В одной из нескольких хат, где размещался штаб дивизии, светло, чисто подметено, и среди сидевших вдоль стен офицеров та подчеркнутая и почтительная тишина, которая в военной среде всегда означает, что рядом присутствует высшее начальство: здесь педантично выбритые адъютанты и офицеры штаба двигались бесшумно, тут привыкли говорить негромкими голосами, команды не повторялись два раза – здесь мозг дивизии. До последнего ранения Борису приходилось бывать в штабе дивизии при прежнем генерале Остроухове, и каждый раз, уезжая в батарею из этой полутишины, напоминавшей мудрое спокойствие забытых московских читален, Борис увозил с собой нехорошее чувство неудовлетворенности, словно кто-то напоминал ему, что война – это не его профессия, что звание капитана, ордена, так легко доставшиеся ему, все чужое, не его, и, может быть, он отдал бы это все за одну лекцию по высшей математике.
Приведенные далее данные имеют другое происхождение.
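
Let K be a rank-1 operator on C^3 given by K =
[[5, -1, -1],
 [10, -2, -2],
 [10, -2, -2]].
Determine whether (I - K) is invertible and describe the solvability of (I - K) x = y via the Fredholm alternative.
(I - K) is singular (det(I - K) = 0, i.e. 1 ∈ sigma(K)). (I - K) x = y is solvable iff y ⊥ ker((I - K)^*) = span{(5, -1, -1)}, i.e. iff 5y_1 - y_2 - y_3 = 0. When solvable, the solutions are x = y + c·(1, 2, 2), c arbitrary (ker(I - K) = span{(1, 2, 2)}, dimension 1).

K has rank 1, so it is an outer product K = u v^T: every row of K is a multiple of one row vector. Reading off the entries, u = (1, 2, 2) and v = (5, -1, -1) (row i of K equals u_i·v^T). A rank-one matrix u v^T satisfies K u = u (v·u) and kills the (2)-dimensional subspace v^⊥, so its characteristic polynomial is lambda^2 (lambda - v·u) with v·u = tr K = 1. Hence the eigenvalues of I - K are 1 (multiplicity 2) and 1 - (1) = 0, so det(I - K) = 0. (Direct check: I - K =
[[-4, 1, 1],
 [-10, 3, 2],
 [-10, 2, 3]]
has determinant 0.) So 1 is an eigenvalue of K and (I - K) is not invertible. The finite-dimensional Fredholm alternative says: either (I - K) is invertible, or ker(I - K) ≠ {0} and then range(I - K) = ker((I - K)^*)^⊥, with dim ker(I - K) = dim ker((I - K)^*). We are in the second case, so we need both kernels. Kernel of I - K: (I - K) u = u - u (v·u) = u - u = 0, so ker(I - K) = span{u} = span{(1, 2, 2)} (it is exactly 1-dimensional because rank(I - K) = 2). Kernel of the adjoint: K is real, so (I - K)^* = I - K^T = I - v u^T, and (I - v u^T) v = v - v (u·v) = 0; hence ker((I - K)^*) = span{v} = span{(5, -1, -1)}. Therefore (I - K) x = y is solvable iff <y, v> = 0, i.e. iff 5y_1 - y_2 - y_3 = 0. When this holds, K y = u (v·y) = 0, so (I - K) y = y and x = y is a particular solution; the full solution set is the line x = y + c·u = y + c·(1, 2, 2), c ∈ C.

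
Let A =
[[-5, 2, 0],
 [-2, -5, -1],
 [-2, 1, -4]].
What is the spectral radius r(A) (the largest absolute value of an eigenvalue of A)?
r(A) ≈ 5.7219

The eigenvalues of A are the roots of its characteristic polynomial. With M = A (coefficients from the trace, the sum of principal 2x2 minors, and det A):
  p(λ) = det(λ I - M) = λ^3 + 14λ^2 + 70λ + 117.
No integer candidate from the rational root theorem (±divisors of 117) is a root, so the roots are irrational. The cubic discriminant is Δ = -1515 < 0, so there is one real root and a complex-conjugate pair. p(-4) = -3 and p(-3) = 6 have opposite signs, so a root lies in (-4, -3); Newton's method refines it to λ ≈ -3.5735. Dividing out (λ - (-3.5735)) leaves approximately λ^2 + 10.4265λ + 32.7406. For λ^2 + 10.4265λ + 32.7406 the discriminant is -22.2514. It is negative, so the remaining roots are the complex-conjugate pair λ ≈ -5.2132 ± 2.3586i. Their product equals the constant term, so |λ|^2 ≈ 32.7406 and |λ| ≈ 5.7219.
Thus the eigenvalues (to 4 decimals) are -3.5735 (modulus 3.5735); -5.2132 ± 2.3586i (modulus 5.7219). The spectral radius is the largest modulus: r(A) ≈ 5.7219. (Cross-check: r(A) ≤ ||A||_2 ≈ 6.1679; equality holds whenever A is normal, though it can also hold for some non-normal A.)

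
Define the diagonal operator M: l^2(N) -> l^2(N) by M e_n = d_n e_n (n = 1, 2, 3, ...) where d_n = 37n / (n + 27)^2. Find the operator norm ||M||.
||M|| = 37/108 (attained at n = 27)

For M diagonal, ||M|| = sup_n |d_n|. Treat f(x) = 37x / (x + 27)^2 for real x > 0. By the quotient rule, f'(x) = 37(27 - x)/(x + 27)^3, which is positive for x < 27 and negative for x > 27. So f has a unique maximum at x = 27, and since 27 is a positive integer, the supremum over n ≥ 1 is attained at n = 27: d_27 = 37·27/(27 + 27)^2 = 37·27/2916 = 37/108. Hence ||M|| = 37/108.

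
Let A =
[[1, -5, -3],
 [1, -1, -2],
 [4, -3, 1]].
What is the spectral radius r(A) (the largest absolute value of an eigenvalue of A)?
r(A) ≈ 3.7223

The eigenvalues of A are the roots of its characteristic polynomial. With M = A (coefficients from the trace, the sum of principal 2x2 minors, and det A):
  p(λ) = det(λ I - M) = λ^3 - λ^2 + 10λ - 35.
No integer candidate from the rational root theorem (±divisors of 35) is a root, so the roots are irrational. The cubic discriminant is Δ = -30815 < 0, so there is one real root and a complex-conjugate pair. p(2) = -11 and p(3) = 13 have opposite signs, so a root lies in (2, 3); Newton's method refines it to λ ≈ 2.5261. Dividing out (λ - (2.5261)) leaves approximately λ^2 + 1.5261λ + 13.8552. For λ^2 + 1.5261λ + 13.8552 the discriminant is -53.0917. It is negative, so the remaining roots are the complex-conjugate pair λ ≈ -0.7631 ± 3.6432i. Their product equals the constant term, so |λ|^2 ≈ 13.8552 and |λ| ≈ 3.7223.
Thus the eigenvalues (to 4 decimals) are 2.5261 (modulus 2.5261); -0.7631 ± 3.6432i (modulus 3.7223). The spectral radius is the largest modulus: r(A) ≈ 3.7223. (Cross-check: r(A) ≤ ||A||_2 ≈ 7.1195; equality holds whenever A is normal, though it can also hold for some non-normal A.)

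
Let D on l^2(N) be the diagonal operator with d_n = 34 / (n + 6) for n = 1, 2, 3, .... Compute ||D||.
||D|| = 34/7 (attained at n = 1)

For D diagonal, ||D|| = sup_n |d_n| = sup_n 34/(n + 6). This is positive and strictly decreasing in n, so the supremum is attained at n = 1: d_1 = 34/(1 + 6) = 34/7. Hence ||D|| = 34/7.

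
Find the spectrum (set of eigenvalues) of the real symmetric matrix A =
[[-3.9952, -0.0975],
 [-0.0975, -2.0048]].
sigma(A) ≈ {-4, -2}

A is real symmetric, so its spectrum consists of real eigenvalues. Expanding the characteristic polynomial of the displayed matrix gives
  det(λ I - A) = p(λ) = λ^2 + (6)λ + (8).
Solving p(λ) = 0 yields eigenvalues ≈ -4, -2. (A is shown rounded to 4 decimals, so these recover the underlying integer eigenvalues to within that precision.)
Verification: the trace of A = -6 equals the sum of eigenvalues -6, and det(A) ≈ 8.0001 matches the eigenvalue product 8.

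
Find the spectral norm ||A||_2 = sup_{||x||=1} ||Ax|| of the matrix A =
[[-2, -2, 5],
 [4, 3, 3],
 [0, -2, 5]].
||A||_2 ≈ 7.8615 (= sqrt(largest eigenvalue of A^T A))

||A||_2 = sigma_max(A) = sqrt(lambda_max(A^T A)). Form the symmetric matrix M = A^T A =
[[20, 16, 2],
 [16, 17, -11],
 [2, -11, 59]].
Its characteristic polynomial (trace, sum of principal 2x2 minors, determinant of M give the coefficients) is
  p(λ) = det(λ I - M) = λ^3 - 96λ^2 + 2142λ - 1764.
No integer candidate from the rational root theorem (±divisors of 1764) is a root, so the roots are irrational. The cubic discriminant is Δ = 3175644528 > 0, so there are three distinct real roots. p(0) = -1764 and p(1) = 283 have opposite signs, so a root lies in (0, 1); Newton's method refines it to λ ≈ 0.8561. p(33) = 315 and p(34) = -608 have opposite signs, so a root lies in (33, 34); Newton's method refines it to λ ≈ 33.3402. p(61) = -1337 and p(62) = 344 have opposite signs, so a root lies in (61, 62); Newton's method refines it to λ ≈ 61.8037. Check (Vieta): the three roots sum to 96, matching tr M = 96.
So the eigenvalues of A^T A are ≈ 0.8561, 33.3402, 61.8037 (all ≥ 0, as they must be for A^T A). The largest is λ_max ≈ 61.8037, hence ||A||_2 = sqrt(λ_max) ≈ 7.8615.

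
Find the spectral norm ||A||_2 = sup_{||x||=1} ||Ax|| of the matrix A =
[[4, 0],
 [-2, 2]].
||A||_2 = sqrt((24 + sqrt(320))/2) ≈ 4.5765 (= sqrt(largest eigenvalue of A^T A))

||A||_2 = sigma_max(A) = sqrt(lambda_max(A^T A)). Form the symmetric matrix M = A^T A =
[[20, -4],
 [-4, 4]].
Its characteristic polynomial (trace, determinant of M give the coefficients) is
  p(λ) = det(λ I - M) = λ^2 - 24λ + 64.
For λ^2 - 24λ + 64 the discriminant is 320. It is nonnegative but not a perfect square, so the roots are real and irrational: λ = (24 ± sqrt(320))/2 ≈ 20.9443, 3.0557.
So the eigenvalues of A^T A are ≈ 3.0557, 20.9443 (all ≥ 0, as they must be for A^T A). The largest is λ_max = (24 + sqrt(320))/2 ≈ 20.9443, hence ||A||_2 = sqrt(λ_max) = sqrt((24 + sqrt(320))/2) ≈ 4.5765.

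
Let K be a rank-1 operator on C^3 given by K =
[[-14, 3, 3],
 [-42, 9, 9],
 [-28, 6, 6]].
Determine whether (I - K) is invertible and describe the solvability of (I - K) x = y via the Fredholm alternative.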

Испытывал он это чувство потому, что давно и легко свыкся с офицерской формой, казалось порой, что воевал всю жизнь, а молва о нем как о смелом офицере давала ему возможность беззастенчивой свободы, что было дорого ему: не тянуться в тылах, подчеркивая уважение к звездочкам, перед высшими офицерами, что очень не нравилось осмотрительному в вопросах субординации полковнику Гуляеву, говорить открыто, смеяться тогда, когда хотелось смеяться, – вести себя так, как может вести офицер, знающий цену себе и привыкший к откровенности отношений на передовой.